Liquefied natural gas prices may fall by the end of the year as Japan, the world’s biggest buyer of the fuel, reopens some of its idled nuclear plants, according to Facts Global Energy.
Immediate supplies of LNG, or spot cargoes, may slip to a range of $15 to $16 per million British thermal units starting in the fourth quarter, Fereidun Fesharaki, the chairman of Facts, said in an interview in Kuala Lumpur Tuesday. Spot prices have risen to as high as $19 per million Btu as Japan boosts imports to replace shut nuclear capacity, he said.
“Japan is starting to reopen nuclear reactors this year and more next year,” Fesharaki said at the World Gas Conference Tuesday. “This will bring spot LNG prices down a little bit.”
Japan is buying record amounts of gas after it shut its nuclear plants for safety checks after the Fukushima disaster started last year, doubling gas’ share in power generation. Asia bought 64 percent of the 240.8 million tons of LNG sold globally in 2011, according to the International Group of Liquefied Natural Gas Importers, a Paris-based lobby group.
LNG is likely to remain in short supply for a number of years, De La Rey Venter, Royal Dutch Shell PLC’s global head of LNG, said at the conference. U.S. natural gas exports are competitive in most markets and it will be hard for world supply to meet demand without them, he said.

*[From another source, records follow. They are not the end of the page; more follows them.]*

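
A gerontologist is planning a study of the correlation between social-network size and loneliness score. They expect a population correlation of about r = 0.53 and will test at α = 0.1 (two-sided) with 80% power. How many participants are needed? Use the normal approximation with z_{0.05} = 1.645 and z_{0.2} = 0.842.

n = 21

Fisher's z: C = ½·ln((1+r)/(1−r)) = ½·ln(3.2553) = 0.5901.
n = ((z_{α/2} + z_β)/C)² + 3.
(1.645 + 0.842) / 0.5901 = 2.487 / 0.5901 = 4.215.
n = 4.215² + 3 = 17.76 + 3 = 20.8.
Round up.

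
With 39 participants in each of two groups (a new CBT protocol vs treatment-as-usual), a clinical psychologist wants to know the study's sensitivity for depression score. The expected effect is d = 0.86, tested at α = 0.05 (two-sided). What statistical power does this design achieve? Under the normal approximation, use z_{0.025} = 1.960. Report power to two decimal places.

power ≈ 0.97

For two equal groups, power = Φ(d·√(n/2) − z_{α/2}).
d·√(n/2) = 0.86 × √(39/2) = 0.86 × 4.416 = 3.798.
z_β = 3.798 − 1.960 = 1.838.
Power = Φ(1.838) = 0.967.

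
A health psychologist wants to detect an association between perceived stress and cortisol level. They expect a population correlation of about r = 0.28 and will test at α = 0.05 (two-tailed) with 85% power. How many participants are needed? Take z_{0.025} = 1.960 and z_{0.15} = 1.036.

Fisher's z: C = ½·ln((1+r)/(1−r)) = ½·ln(1.7778) = 0.2877.
n = ((z_{α/2} + z_β)/C)² + 3.
(1.960 + 1.036) / 0.2877 = 2.996 / 0.2877 = 10.414.
n = 10.414² + 3 = 108.44 + 3 = 111.4.
Round up.

n = 112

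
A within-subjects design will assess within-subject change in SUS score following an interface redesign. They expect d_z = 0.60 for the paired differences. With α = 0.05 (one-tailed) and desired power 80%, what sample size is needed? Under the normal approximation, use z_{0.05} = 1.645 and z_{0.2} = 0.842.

n = 18 pairs

For a paired (one-sample on differences) test: n = ((z_{α} + z_β) / d)².
z_{α} + z_β = 1.645 + 0.842 = 2.487.
n = (2.487 / 0.60)² = 4.145² = 17.18.
Round up.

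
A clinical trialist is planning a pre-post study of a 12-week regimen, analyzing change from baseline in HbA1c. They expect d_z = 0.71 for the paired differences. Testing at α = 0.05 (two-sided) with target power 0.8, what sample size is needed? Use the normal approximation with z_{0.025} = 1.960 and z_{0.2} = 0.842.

n = 16 pairs

For a paired (one-sample on differences) test: n = ((z_{α/2} + z_β) / d)².
z_{α/2} + z_β = 1.960 + 0.842 = 2.802.
n = (2.802 / 0.71)² = 3.946² = 15.57.
Round up.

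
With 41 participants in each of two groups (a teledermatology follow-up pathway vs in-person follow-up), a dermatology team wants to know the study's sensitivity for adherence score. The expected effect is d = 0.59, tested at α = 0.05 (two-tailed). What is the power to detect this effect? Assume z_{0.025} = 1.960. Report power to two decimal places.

power ≈ 0.76

For two equal groups, power = Φ(d·√(n/2) − z_{α/2}).
d·√(n/2) = 0.59 × √(41/2) = 0.59 × 4.528 = 2.671.
z_β = 2.671 − 1.960 = 0.711.
Power = Φ(0.711) = 0.762.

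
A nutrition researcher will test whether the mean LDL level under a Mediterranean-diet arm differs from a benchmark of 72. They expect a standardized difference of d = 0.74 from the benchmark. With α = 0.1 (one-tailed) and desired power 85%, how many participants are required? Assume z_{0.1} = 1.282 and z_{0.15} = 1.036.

n = 10

For a one-sample test: n = ((z_{α} + z_β) / d)².
z_{α} + z_β = 1.282 + 1.036 = 2.318.
n = (2.318 / 0.74)² = 3.132² = 9.81.
Round up.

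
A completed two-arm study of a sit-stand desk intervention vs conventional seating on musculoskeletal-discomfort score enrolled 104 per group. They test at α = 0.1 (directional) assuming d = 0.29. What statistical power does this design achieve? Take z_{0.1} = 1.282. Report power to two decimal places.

power ≈ 0.79

For two equal groups, power = Φ(d·√(n/2) − z_{α}).
d·√(n/2) = 0.29 × √(104/2) = 0.29 × 7.211 = 2.091.
z_β = 2.091 − 1.282 = 0.809.
Power = Φ(0.809) = 0.791.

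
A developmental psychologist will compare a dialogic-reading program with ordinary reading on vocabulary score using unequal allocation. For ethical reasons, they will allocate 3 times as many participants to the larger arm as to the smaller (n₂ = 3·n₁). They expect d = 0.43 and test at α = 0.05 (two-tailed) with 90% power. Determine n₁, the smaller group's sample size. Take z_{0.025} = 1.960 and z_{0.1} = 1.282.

n₁ = 76

With allocation ratio k = n₂/n₁ = 3, Var(x̄₁−x̄₂) = σ²(1/n₁ + 1/(k·n₁)) = σ²·(k+1)/(k·n₁).
So n₁ = (1 + 1/k)·((z_{α/2} + z_β)/d)² = 1.333 × (3.242/0.43)².
n₁ = 1.333 × 56.84 = 75.8.
Round up: n₁ = 76, giving n₂ = 3 × 76 = 228.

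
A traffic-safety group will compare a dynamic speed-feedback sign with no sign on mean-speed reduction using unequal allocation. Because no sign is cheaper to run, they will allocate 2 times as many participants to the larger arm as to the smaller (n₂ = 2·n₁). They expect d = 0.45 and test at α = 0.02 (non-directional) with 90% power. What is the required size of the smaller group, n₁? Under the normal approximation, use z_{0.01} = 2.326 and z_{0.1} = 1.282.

n₁ = 97

With allocation ratio k = n₂/n₁ = 2, Var(x̄₁−x̄₂) = σ²(1/n₁ + 1/(k·n₁)) = σ²·(k+1)/(k·n₁).
So n₁ = (1 + 1/k)·((z_{α/2} + z_β)/d)² = 1.500 × (3.608/0.45)².
n₁ = 1.500 × 64.28 = 96.4.
Round up: n₁ = 97, giving n₂ = 2 × 97 = 194.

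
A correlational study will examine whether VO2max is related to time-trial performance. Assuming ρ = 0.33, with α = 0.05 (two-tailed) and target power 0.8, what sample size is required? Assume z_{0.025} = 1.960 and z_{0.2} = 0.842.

Fisher's z: C = ½·ln((1+r)/(1−r)) = ½·ln(1.9851) = 0.3428.
n = ((z_{α/2} + z_β)/C)² + 3.
(1.960 + 0.842) / 0.3428 = 2.802 / 0.3428 = 8.174.
n = 8.174² + 3 = 66.81 + 3 = 69.8.
Round up.

n = 70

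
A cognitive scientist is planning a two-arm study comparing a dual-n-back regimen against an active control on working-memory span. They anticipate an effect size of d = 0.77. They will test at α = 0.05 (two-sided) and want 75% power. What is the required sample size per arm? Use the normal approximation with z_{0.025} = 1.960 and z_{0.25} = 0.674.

For two independent groups with equal n: n = 2·((z_{α/2} + z_β) / d)².
z_{α/2} + z_β = 1.960 + 0.674 = 2.634.
n = 2 × (2.634 / 0.77)² = 2 × 3.421² = 2 × 11.70 = 23.4.
Round up to the next whole participant.

n = 24 per group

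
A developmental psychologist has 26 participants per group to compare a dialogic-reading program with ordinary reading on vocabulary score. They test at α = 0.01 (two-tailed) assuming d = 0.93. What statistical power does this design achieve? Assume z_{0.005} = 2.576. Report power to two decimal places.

For two equal groups, power = Φ(d·√(n/2) − z_{α/2}).
d·√(n/2) = 0.93 × √(26/2) = 0.93 × 3.606 = 3.353.
z_β = 3.353 − 2.576 = 0.777.
Power = Φ(0.777) = 0.781.

power ≈ 0.78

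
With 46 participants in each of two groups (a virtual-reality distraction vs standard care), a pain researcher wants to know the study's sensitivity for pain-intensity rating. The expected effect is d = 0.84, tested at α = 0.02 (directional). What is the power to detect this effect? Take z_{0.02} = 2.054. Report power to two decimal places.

power ≈ 0.98

For two equal groups, power = Φ(d·√(n/2) − z_{α}).
d·√(n/2) = 0.84 × √(46/2) = 0.84 × 4.796 = 4.028.
z_β = 4.028 − 2.054 = 1.974.
Power = Φ(1.974) = 0.976.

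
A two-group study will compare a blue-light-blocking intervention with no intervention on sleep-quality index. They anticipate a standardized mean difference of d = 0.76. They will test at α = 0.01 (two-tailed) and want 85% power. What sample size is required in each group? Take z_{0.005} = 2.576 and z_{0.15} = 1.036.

For two independent groups with equal n: n = 2·((z_{α/2} + z_β) / d)².
z_{α/2} + z_β = 2.576 + 1.036 = 3.612.
n = 2 × (3.612 / 0.76)² = 2 × 4.753² = 2 × 22.59 = 45.2.
Round up to the next whole participant.

n = 46 per group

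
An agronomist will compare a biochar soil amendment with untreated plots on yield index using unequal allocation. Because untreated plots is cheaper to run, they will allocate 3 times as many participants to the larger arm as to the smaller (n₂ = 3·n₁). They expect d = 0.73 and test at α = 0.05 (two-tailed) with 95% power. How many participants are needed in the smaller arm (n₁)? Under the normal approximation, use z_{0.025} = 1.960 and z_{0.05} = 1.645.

n₁ = 33

With allocation ratio k = n₂/n₁ = 3, Var(x̄₁−x̄₂) = σ²(1/n₁ + 1/(k·n₁)) = σ²·(k+1)/(k·n₁).
So n₁ = (1 + 1/k)·((z_{α/2} + z_β)/d)² = 1.333 × (3.605/0.73)².
n₁ = 1.333 × 24.39 = 32.5.
Round up: n₁ = 33, giving n₂ = 3 × 33 = 99.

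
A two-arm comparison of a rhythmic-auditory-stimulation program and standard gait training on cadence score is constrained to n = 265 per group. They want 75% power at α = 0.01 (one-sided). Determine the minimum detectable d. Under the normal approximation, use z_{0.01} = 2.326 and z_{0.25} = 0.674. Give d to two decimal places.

d_min ≈ 0.26

For two independent groups of n = 265 each: d_min = (z_{α} + z_β)·√(2/n).
z-sum = 2.326 + 0.674 = 3.000.
d_min = 3.000 × √(2/265) = 3.000 × 0.0869 = 0.261.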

The U.S. may export LNG to Asia by 2018, Fesharaki said. U.S. shipments may reach 40 million metric tons by 2022.
U.S. natural gas prices, which fell to the lowest level in a decade in April, are likely to rebound to as much as $5 per million Btu within five years as users up consumption, he said. Gas futures for July delivery were at $2.444 per million Btu on the New York Mercantile Exchange Tuesday.